Il rilancio

Renzi rilancia su tre fronti: la legge finanziaria, il rapporto con l’Europa, i conti col suo partito

Renzi agisce secondo il suo stile: rilancia in continuazione. Questa volta lo sta facendo su tre fronti: la legge finanziaria, il rapporto con l’Europa, i conti col suo partito.

La legge di stabilità è una scelta a suo modo audace. Decidendo di andare a finanziare in deficit le misure per il rilancio dell’economia rompe il tabù della sottomissione a Bruxelles e prova a dare una scossa ad una situazione ancora stagnante. Ci riuscirà? Presto per dirlo, perché ovviamente la legge deve passare le forche caudine di un parlamento al momento abbastanza poco governabile (soprattutto al Senato). Poiché nella legge di stabilità c’è anche la spinosa questione dei provvedimenti in materia di lavoro e accanto c’è il jobs act ci possiamo aspettare scintille.

La CGIL testardamente continua a puntare ad indebolire il governo, senza spiegare cosa pensa possa venire dopo. La Camusso se l’è presa perfino con la piccola manovra a sostegno della maternità (gli 80 euro per ogni neo-mamma) dichiarando che era meglio aprire nuovi nidi, senza spiegare che mentre l’erogazione economica è relativamente semplice e ad effetto immediato, quel che lei propone avrebbe tempi di esecuzione molto più lunghi. Però bisogna notare che il massimalismo sindacale va facendo breccia anche altrove: il nuovo segretario in pectore della UIL si è buttato subito sulla vertenza del blocco dei salari nel pubblico impiego minacciando fuoco e fiamme con scioperi selvaggi (questo significa la disdetta del rispetto dei paletti fissati dagli accordi vigenti). La CISL al momento sembra tenere botta, ma il pubblico impiego è un settore dolente anche per lei.

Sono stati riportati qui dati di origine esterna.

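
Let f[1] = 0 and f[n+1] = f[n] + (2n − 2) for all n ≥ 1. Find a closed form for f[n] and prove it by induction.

Claim: f[n] = n^2 − 3n + 2.

Base case: f[1] = 0, and 1^2 − 3·1 + 2 = 0.
Assume f[j] = j^2 − 3j + 2.
Then f[j+1] = f[j] + (2j − 2) = (j^2 − 3j + 2) + (2j − 2) = j^2 − j,
and (j+1)^2 − 3·(j+1) + 2 = j^2 − j.
By induction, f[n] = n^2 − 3n + 2 for all n ≥ 1.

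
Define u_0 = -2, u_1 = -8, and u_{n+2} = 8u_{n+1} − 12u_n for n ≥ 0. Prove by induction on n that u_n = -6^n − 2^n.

Base cases: u_0 = -2 and -6^0 − 2^0 = -2; u_1 = -8 and -6^1 − 2^1 = -8.
Assume u_j = -6^j − 2^j for all 0 ≤ j ≤ r, where r ≥ 1.
Then u_{r+1} = 8u_r − 12u_{r−1} = 8·(-6^r − 2^r) − 12·(-6^{r−1} − 2^{r−1}) = -(8·6 − 12)6^{r−1} − (8·2 − 12)2^{r−1} = -36·6^{r−1} − 4·2^{r−1} = -6^{r+1} − 2^{r+1}.
So the formula holds for r+1, and by strong induction u_n = -6^n − 2^n for all n ≥ 0.

u_n = -6^n − 2^n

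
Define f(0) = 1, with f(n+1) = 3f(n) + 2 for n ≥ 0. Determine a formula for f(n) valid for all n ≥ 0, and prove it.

Claim: f(n) = 2·3^n − 1.

Base case: f(0) = 1, and 2·3^0 − 1 = 2 − 1 = 1.
Assume f(r) = 2·3^r − 1 for some r ≥ 0.
Then f(r+1) = 3f(r) + 2 = 3·(2·3^r − 1) + 2 = 6·3^r − 3 + 2 = 2·3^{r+1} − 1.
Hence f(n) = 2·3^n − 1 for every n ≥ 0, by induction.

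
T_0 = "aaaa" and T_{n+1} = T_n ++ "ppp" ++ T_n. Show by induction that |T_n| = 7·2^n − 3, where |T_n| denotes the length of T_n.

Base case: |T_0| = 4, and 7·2^0 − 3 = 4.
Assume |T_k| = 7·2^k − 3.
Then |T_{k+1}| = |T_k| + 3 + |T_k| = 2|T_k| + 3 = 2(7·2^k − 3) + 3 = 7·2^{k+1} − 6 + 3 = 7·2^{k+1} − 3.
By induction, |T_n| = 7·2^n − 3 for all n ≥ 0.

|T_n| = 7·2^n − 3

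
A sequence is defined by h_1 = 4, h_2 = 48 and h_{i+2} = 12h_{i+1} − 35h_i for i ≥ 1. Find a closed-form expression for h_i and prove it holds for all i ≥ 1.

Claim: h_i = 2·7^i − 2·5^i.

Base cases: h_1 = 4 and 2·7^1 − 2·5^1 = 4; h_2 = 48 and 2·7^2 − 2·5^2 = 48.
Assume h_t = 2·7^t − 2·5^t for all 1 ≤ t ≤ j, where j ≥ 2.
Then h_{j+1} = 12h_j − 35h_{j−1} = 12·(2·7^j − 2·5^j) − 35·(2·7^{j−1} − 2·5^{j−1}) = 2·(12·7 − 35)7^{j−1} − 2·(12·5 − 35)5^{j−1} = 98·7^{j−1} − 50·5^{j−1} = 2·7^{j+1} − 2·5^{j+1}.
This completes the inductive step, so h_i = 2·7^i − 2·5^i for all i ≥ 1.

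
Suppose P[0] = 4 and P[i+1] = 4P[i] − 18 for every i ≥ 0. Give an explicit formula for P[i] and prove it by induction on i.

Claim: P[i] = -2·4^i + 6.

Base case: P[0] = 4, and -2·4^0 + 6 = -2 + 6 = 4.
Assume P[m] = -2·4^m + 6 for some m ≥ 0.
Then P[m+1] = 4P[m] − 18 = 4·(-2·4^m + 6) − 18 = -8·4^m + 24 − 18 = -2·4^{m+1} + 6.
So the formula holds for m+1, and by induction P[i] = -2·4^i + 6 for all i ≥ 0.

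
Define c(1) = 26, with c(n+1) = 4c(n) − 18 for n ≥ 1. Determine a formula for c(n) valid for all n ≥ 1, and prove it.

Claim: c(n) = 5·4^n + 6.

Base case: c(1) = 26, and 5·4^1 + 6 = 20 + 6 = 26.
Assume c(k) = 5·4^k + 6 for some k ≥ 1.
Then c(k+1) = 4c(k) − 18 = 4·(5·4^k + 6) − 18 = 20·4^k + 24 − 18 = 5·4^{k+1} + 6.
This completes the inductive step, so c(n) = 5·4^n + 6 for all n ≥ 1.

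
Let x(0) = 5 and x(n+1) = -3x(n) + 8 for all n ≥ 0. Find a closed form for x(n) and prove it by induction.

Claim: x(n) = 3·(-3)^n + 2.

Base case: x(0) = 5, and 3·(-3)^0 + 2 = 3 + 2 = 5.
Assume x(k) = 3·(-3)^k + 2 for some k ≥ 0.
Then x(k+1) = -3x(k) + 8 = -3·(3·(-3)^k + 2) + 8 = -9·(-3)^k − 6 + 8 = 3·(-3)^{k+1} + 2.
This completes the inductive step, so x(n) = 3·(-3)^n + 2 for all n ≥ 0.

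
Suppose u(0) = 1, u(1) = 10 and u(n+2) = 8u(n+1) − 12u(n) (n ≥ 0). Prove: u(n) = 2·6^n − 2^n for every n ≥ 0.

Base cases: u(0) = 1 and 2·6^0 − 2^0 = 1; u(1) = 10 and 2·6^1 − 2^1 = 10.
Assume u(j) = 2·6^j − 2^j for all 0 ≤ j ≤ r, where r ≥ 1.
Then u(r+1) = 8u(r) − 12u(r−1) = 8·(2·6^r − 2^r) − 12·(2·6^{r−1} − 2^{r−1}) = 2·(8·6 − 12)6^{r−1} − (8·2 − 12)2^{r−1} = 72·6^{r−1} − 4·2^{r−1} = 2·6^{r+1} − 2^{r+1}.
So the formula holds for r+1, and by strong induction u(n) = 2·6^n − 2^n for all n ≥ 0.

u(n) = 2·6^n − 2^n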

Col populismo montante di Salvini e Grillo e con un Berlusconi sempre più spaesato e incapace di linea politica non c’è da aspettarsi gran che di buono.

Forse anche per questo al governo non dispiace il confronto con l’eurocrazia di Bruxelles. Al momento a menare le danze sembra essere un Barroso che consuma i suoi ultimi giorni cercando forse di ritrovare, nell’opposizione all’Italia, quel piglio di governo che non ha mai avuto (la sua pagella come presidente della Commissione non è mai stata brillante). Possibile che appena ad inizio novembre arriverà Junker, certo meglio attrezzato sul piano politico e diplomatico, si senta un’altra musica e che Renzi possa presentarsi come il premier italiano che si è fatto rispettare in sede UE. Del resto a nessuno in Eurolandia conviene veramente gettare l’Italia nel caos e dunque probabilmente si faranno un po’ di fuochi d’artificio, ma poi tutto troverà una sistemazione soddisfacente. Siamo anche in buona compagnia perché la Merkel vuole salvare Hollande e non può certo farlo impallinando Renzi.

Il premier deve però trovare una certa stabilità di rapporto col suo partito. Ovviamente una parte del dibattito sulla crisi della “forma partito” è surreale, laddove ci si mette a discutere se il modello di PD che ha in mente Renzi non sia la riedizione di quello della DC come “partito della nazione”. Chiunque abbia qualche nozione di storia politica (ormai non molti, purtroppo) sa che tutti i partiti che vincono le elezioni sono partiti che si creano una “trasversalità” nell’elettorato: la DC lo fece sull’onda del cattolicesimo come cultura nazionale unificante, l’SPD di Brandt nel passaggio da “partito di classe” a “partito di popolo”, il PCI cercò di farlo inventandosi che tutti erano lavoratori, chi del braccio e chi della mente, il Labour Party e il partito conservatore in Gran Bretagna si sono costantemente disputati il titolo di partito “nazionale”. Anche nel PD a tutti andrebbe benissimo essere il partito di maggioranza, discutono solo su chi debba guidarlo traendone beneficio.

La battaglia è dunque solo sul peso che devono avere i “tesserati” che oggi sono ridotti ad essere in gran parte militanti avanti con l’età e nell’altra parte uomini delle varie cordate interne, territoriali e nazionali. Renzi e i suoi non vogliono farsi condizionare da questa composizione che non è quanto di meglio si possa avere a disposizione per mettere in campo una strategia per vincere in modo decisivo elezioni che potrebbero anche essere non troppo lontane.

La problematica di questo momento è tutta nell’intrecciarsi dei tre livelli che abbiamo indicato e nell’incertezza di poterli tenere sotto controllo: un problema di Renzi, ma, se non sono ciechi, un grosso problema anche di tutti i suoi avversari.